Analyzing behavioral patterns across linked entities allows fraud detection systems to uncover subtle, coordinated activities and is a powerful tool for identifying fraud rings.

The Implications of Behavioral Analysis

We can see the impact of this type of analysis when examining a table showing Graph-Based Rules and matches with different numbers of entities. There is a high true positive rate for matches involving more linked entities. Some of these matches are a big red flag for potential fraud.

Look at how the rates increase for addresses and the number of links, for example. One link (i.e., two entities) matched to the same address shows a rate of true positives of almost 27%. But with five links matching with the same address (i.e., six entities), the true positive rate increases to 99.98%! Our apologies to Mr. Bacon, but in this case, the six degrees of separation lead us to an almost 100% true positive rate. 

This makes sense logically. Two users linked to the same address don't usually present a super-high risk of fraudulent activity (in this case, 26.88%); six users linked to the same address do.

This is true for many other data points matched to different numbers of entities: four entities linked to one payment method have a 95.00% true positive rate. Two entities linked to a phone number show a 12.60% true positive rate, which soars when there are eight and 11 entities matched to it, at 99.22% and 100.00%, respectively. Again, this trend strongly suggests fraudulent activity, as it's highly improbable to have four legitimate users sharing the same payment method or more than three legitimate users with the same phone number.

Many fraud rings will use the same information repeatedly on different accounts, devices, and transactions—such as personal information, financial credentials, device fingerprints, and IP addresses—so it’s crucial to be able to identify these connections, understand what they mean, and then take action. 

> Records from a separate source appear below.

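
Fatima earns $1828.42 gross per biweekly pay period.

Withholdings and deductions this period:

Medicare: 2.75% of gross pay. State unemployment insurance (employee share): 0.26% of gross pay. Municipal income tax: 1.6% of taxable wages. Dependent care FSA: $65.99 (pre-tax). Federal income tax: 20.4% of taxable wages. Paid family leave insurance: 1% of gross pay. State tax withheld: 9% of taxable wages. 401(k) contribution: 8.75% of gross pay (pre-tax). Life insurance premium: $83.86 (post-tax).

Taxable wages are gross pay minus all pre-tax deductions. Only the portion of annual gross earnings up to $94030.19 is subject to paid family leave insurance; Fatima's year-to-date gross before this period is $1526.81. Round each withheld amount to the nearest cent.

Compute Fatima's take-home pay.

$948.51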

Beyond Six Degrees: The Point of Diminishing Returns

While the increase in linked entities generally improves true positive rates (as evidenced in higher true positive rates), there is a point where additional links may not provide extra value. Our data shows that once nine links are reached, there is a point where the additional value of linking entities tends to decrease. The point here is to ideally detect fraud as soon as possible, i.e., seeking the minimum threshold that reveals a fraud ring. There is a risk of adding more noise than value - obscuring rather than clarifying key fraud indicators. The threshold can vary based on the context and specific algorithms used in the fraud detection system. 

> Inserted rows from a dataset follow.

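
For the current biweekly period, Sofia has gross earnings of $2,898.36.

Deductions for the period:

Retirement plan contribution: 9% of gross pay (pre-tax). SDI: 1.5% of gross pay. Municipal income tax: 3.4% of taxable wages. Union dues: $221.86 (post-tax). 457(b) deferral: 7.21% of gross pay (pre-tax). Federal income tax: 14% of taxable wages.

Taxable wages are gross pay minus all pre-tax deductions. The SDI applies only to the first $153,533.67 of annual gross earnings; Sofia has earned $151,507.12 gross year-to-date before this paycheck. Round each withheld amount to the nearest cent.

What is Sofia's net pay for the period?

457(b) deferral: $2,898.36 × 0.0721 = $208.97
Retirement plan contribution: $2,898.36 × 0.09 = $260.85
Pre-tax total = $208.97 + $260.85 = $469.82
Taxable wages = $2,898.36 − $469.82 = $2,428.54
Federal income tax: $2,428.54 × 0.14 = $340.00
Municipal income tax: $2,428.54 × 0.034 = $82.57
SDI: only $153,533.67 − $151,507.12 = $2,026.55 of this check is subject → $2,026.55 × 0.015 = $30.40
Union dues: $221.86
Total deductions = $208.97 + $260.85 + $340.00 + $82.57 + $30.40 + $221.86 = $1,144.65
Net pay = $2,898.36 − $1,144.65 = $1,753.71

$1,753.71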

This is why it’s so important to balance the depth of link analysis and the clarity of insights gained from Graph-Based Rules. These allow risk teams to build rules based on entity links, visually uncovering connections and proactively detecting accounts linked in suspicious ways (instead of focusing on individual transactions or activities). They can be applied to myriad use cases, from ban evasion to fraud-ring detection.

The Takeaway

The idea of six degrees of separation existed long before Kevin Bacon’s relationship with Hollywood. An article from Harvard Business Review found that it is a small world, after all, and the principles that account for the six degrees of separation can apply to networks beyond social and Hollywood movie star ones. Unfortunately, those networks can include fraud rings. Fortunately, link analysis helps risk teams identify and block them.

It’s important to remember, though, that just because the data exists doesn’t mean it is always helpful. Relying on overly complex link networks can make it difficult to extract actionable intelligence. It’s all about finding the right equilibrium between entity connection analysis and powerful Graph-Based Rules insights.